Trois questions à Mustapha Chaoune : “Nos camionneurs circulaient en Afrique sans assurance !”
A quel point le problème de l’insécurité en Afrique pénalise-t-il les transporteurs marocains ? 

Mettons les choses dans leur contexte. Chaque semaine, 100 camions franchissent le passage d’El Guerguerat vers la Mauritanie et les pays d’Afrique subsaharienne. Je peux vous dire que le chemin est jonché d’épines dès qu’on traverse la frontière, à commencer par des complications administratives au niveau des douanes, sans parler de l’insécurité qui règne, exception faite de la Mauritanie où la situation est plus confortable, surtout après l’instauration des visas électroniques qui a facilité énormément les choses. Les vrais périls commencent dès la frontière malienne. La situation est pire au Burkina Faso et au Niger où l’insécurité est à son paroxysme.Généralement, les transporteurs marocains se sont adaptés aux défis de cette région qu’ils fréquentent depuis longtemps. Près de 80% des camionneurs empruntent les corridors de l’Afrique de l’Ouest depuis des années. Donc, ils connaissent assez bien la géographie de la région et les routes. Mais les trajets sont d’autant plus éprouvants qu’il n’y a pas d’aires de repos ni d’espaces sécurisés pour se reposer. 
 

En plus de l’insécurité, quels sont les problèmes que les camionneurs vivent au quotidien pendant leurs trajets ? 

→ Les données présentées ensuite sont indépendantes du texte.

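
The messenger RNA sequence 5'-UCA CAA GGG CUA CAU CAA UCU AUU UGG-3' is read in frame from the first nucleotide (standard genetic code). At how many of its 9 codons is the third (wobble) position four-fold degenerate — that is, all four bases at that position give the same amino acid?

4

Codon 1 UCA (Ser): third position 4-fold.
Codon 2 CAA (Gln): third position 2-fold.
Codon 3 GGG (Gly): third position 4-fold.
Codon 4 CUA (Leu): third position 4-fold.
Codon 5 CAU (His): third position 2-fold.
Codon 6 CAA (Gln): third position 2-fold.
Codon 7 UCU (Ser): third position 4-fold.
Codon 8 AUU (Ile): third position 3-fold.
Codon 9 UGG (Trp): third position 1-fold.
Four-fold degenerate third positions: 4.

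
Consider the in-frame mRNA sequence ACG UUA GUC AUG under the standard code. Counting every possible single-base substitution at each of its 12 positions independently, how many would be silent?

Codon 1 (ACG, Thr): 3 synonymous substitutions.
Codon 2 (UUA, Leu): 2 synonymous substitutions.
Codon 3 (GUC, Val): 3 synonymous substitutions.
Codon 4 (AUG, Met): 0 synonymous substitutions.
Total: 3 + 2 + 3 + 0 = 8.

8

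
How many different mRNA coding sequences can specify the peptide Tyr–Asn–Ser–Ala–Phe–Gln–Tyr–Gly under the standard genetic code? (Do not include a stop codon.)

3072

Tyr: 2 codons.
Asn: 2 codons.
Ser: 6 codons.
Ala: 4 codons.
Phe: 2 codons.
Gln: 2 codons.
Tyr: 2 codons.
Gly: 4 codons.
2 × 2 × 6 × 4 × 2 × 2 × 2 × 4 = 3072.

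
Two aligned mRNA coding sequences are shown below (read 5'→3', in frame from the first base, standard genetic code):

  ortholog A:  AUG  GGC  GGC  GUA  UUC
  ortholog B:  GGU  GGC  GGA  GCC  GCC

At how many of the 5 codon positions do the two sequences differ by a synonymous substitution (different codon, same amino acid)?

1

Codon 1: AUG Met / GGU Gly — nonsynonymous.
Codon 2: GGC Gly / GGC Gly — identical.
Codon 3: GGC Gly / GGA Gly — synonymous.
Codon 4: GUA Val / GCC Ala — nonsynonymous.
Codon 5: UUC Phe / GCC Ala — nonsynonymous.
Synonymous differences: 1.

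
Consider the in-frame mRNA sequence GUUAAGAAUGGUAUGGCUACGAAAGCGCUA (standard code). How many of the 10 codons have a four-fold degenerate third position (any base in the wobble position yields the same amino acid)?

6

Codon 1 GUU (Val): third position 4-fold.
Codon 2 AAG (Lys): third position 2-fold.
Codon 3 AAU (Asn): third position 2-fold.
Codon 4 GGU (Gly): third position 4-fold.
Codon 5 AUG (Met): third position 1-fold.
Codon 6 GCU (Ala): third position 4-fold.
Codon 7 ACG (Thr): third position 4-fold.
Codon 8 AAA (Lys): third position 2-fold.
Codon 9 GCG (Ala): third position 4-fold.
Codon 10 CUA (Leu): third position 4-fold.
Four-fold degenerate third positions: 6.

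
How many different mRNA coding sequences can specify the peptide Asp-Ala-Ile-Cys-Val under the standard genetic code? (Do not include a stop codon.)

192

Asp: 2 codons.
Ala: 4 codons.
Ile: 3 codons.
Cys: 2 codons.
Val: 4 codons.
2 × 4 × 3 × 2 × 4 = 192.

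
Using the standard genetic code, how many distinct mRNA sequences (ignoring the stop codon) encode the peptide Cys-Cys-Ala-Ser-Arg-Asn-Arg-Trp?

6912

Cys: 2 codons.
Cys: 2 codons.
Ala: 4 codons.
Ser: 6 codons.
Arg: 6 codons.
Asn: 2 codons.
Arg: 6 codons.
Trp: 1 codon.
2 × 2 × 4 × 6 × 6 × 2 × 6 × 1 = 6912.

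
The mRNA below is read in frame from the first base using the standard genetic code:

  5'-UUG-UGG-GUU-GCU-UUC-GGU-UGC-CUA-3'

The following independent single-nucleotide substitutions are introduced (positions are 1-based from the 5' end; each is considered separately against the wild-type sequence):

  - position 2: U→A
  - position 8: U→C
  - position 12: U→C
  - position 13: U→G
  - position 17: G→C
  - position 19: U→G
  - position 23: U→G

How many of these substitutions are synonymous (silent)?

1

Codon 1: UUG (Leu) → UAG (Stop) — nonsense.
Codon 3: GUU (Val) → GCU (Ala) — missense.
Codon 4: GCU (Ala) → GCC (Ala) — synonymous.
Codon 5: UUC (Phe) → GUC (Val) — missense.
Codon 6: GGU (Gly) → GCU (Ala) — missense.
Codon 7: UGC (Cys) → GGC (Gly) — missense.
Codon 8: CUA (Leu) → CGA (Arg) — missense.
Synonymous: 1 of 7.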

D’abord, il y a un problème d’assurance. Il n’existe pas de système d’assurance harmonisé comme celui de la carte verte. Autrement dit, nos camionneurs circulaient en Afrique sans assurance jusqu’à ce que l’UAOTL signe, fin octobre dernier, deux accords avec deux compagnies d’assurance sur la couverture des risques pour nos camionneurs en Afrique. Il n’y avait pas d’accord avant. Ces accords portent sur l’assistance en cas de sinistre et l’assurance contre les maladies, sachant que près de cinq à six camionneurs meurent chaque année de maladies, souvent par manque de vaccination contre les virus les plus transmissibles en Afrique. A ce sujet, nous déplorons qu’il n’y ait pas d’accompagnement médical au passage d’El Guerguerat. Il faudrait mettre en place un dispensaire pour vérifier, par exemple, le carnet jaune et fournir l’ensemble des directives à suivre. Il y a également le problème de la garantie de paiement. Faute d’instruments de paiement bancaire, les factures se règlent souvent sur place, quitte à condamner les conducteurs à rester longtemps chez le destinataire. Pour cette raison, il faut amender les accords régissant le commerce avec nos partenaires africains pour s’adapter aux défis techniques auxquels les entreprises marocaines font face au quotidien. Je cite aussi le souci des douanes parce qu’il arrive souvent aux exportateurs de payer des droits de douanes à chaque pays de transit, ce qui est pénalisant. 
 

Pensez-vous qu’il y a assez d’accompagnement de la part des autorités marocaines ?

Malheureusement, face à ces innombrables défis, les ministères concernés ne nous accompagnent pas assez, sauf les ministères de l’Intérieur et des Affaires étrangères qui font le nécessaire dans la limite de leurs prérogatives. Nous espérons plus d’attention et d’engagement de la part du ministère du Transport. Il faut entamer des discussions avec les pays africains pour trouver des solutions aux problèmes souvent structurels. Tirons profit du fait que le Maroc préside aujourd’hui l’Union africaine des organisations de transport et logistique (UAOTL) qui compte 32 pays.